The pandemic is affecting the amount of money migrant workers can send home, with remittances projected to drop 7 percent this year to $508 billion and forecasted to drop a further 7.5 percent by 2021, according to a statement from the World Bank Thursday (Oct. 29).
Last year, migrants sent $548 billion in remittances, a record high, the statement noted. That’s larger than foreign direct investment flows at $534 billion and overseas development assistance at about $166 billion.
“The impact of COVID-19 is pervasive when viewed through a migration lens as it affects migrants and their families who rely on remittances,” said Mamta Murthi, vice president for Human Development and chair of the Migration Steering Group of the World Bank, in the statement. “The World Bank will continue working with partners and countries to keep the remittance lifeline flowing, and to help sustain human capital development.”

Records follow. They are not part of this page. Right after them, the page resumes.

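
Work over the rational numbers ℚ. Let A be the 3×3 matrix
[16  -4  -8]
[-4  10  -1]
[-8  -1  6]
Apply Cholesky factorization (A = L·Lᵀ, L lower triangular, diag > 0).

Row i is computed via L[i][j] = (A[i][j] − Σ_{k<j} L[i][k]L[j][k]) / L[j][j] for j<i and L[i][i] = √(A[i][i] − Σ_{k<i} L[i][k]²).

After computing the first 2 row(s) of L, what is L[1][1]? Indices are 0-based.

L[1][1] = 3

Step 1: L[0][0] = √(16) = 4.
  L[1][0] = (-4) / L[0][0] = -1.
Step 2: L[1][1] = √(9) = 3.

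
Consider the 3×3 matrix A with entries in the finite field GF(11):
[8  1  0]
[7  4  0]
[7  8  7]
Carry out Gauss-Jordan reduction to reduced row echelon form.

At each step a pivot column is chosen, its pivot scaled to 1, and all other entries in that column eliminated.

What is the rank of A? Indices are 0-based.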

Remittance flows to low- and middle-income countries (LMICs) decline for a number of reasons, including a weak economy, weak oil prices, less jobs in migrant-hosting countries, and depreciation of the currencies of remittance-source countries against the U.S. dollar, according to the statement.
The steepest drops are anticipated in Europe with 16 percent and East Asia with 11 percent, according to the statement.
Although remittances are down for the World Bank, companies shifting to digital cross-border flows have seen a spike in business. It is expected that the sector will see continued growth in C2C digital-to-cash (and cash-to-digital) efforts.
PYMNTS September Smarter Money Tracker examined the compliance challenges faced by cross-border money transfer organizations and how regulatory tools can help keep remittances providers up to date.
Sam Tay, CEO of Aptiv8, a platform that supports foreign workers, told PYMNTS in the September Smarter Payments Tracker that the pandemic-driven adoption of digital remittances in Singapore can open the door to fraudsters.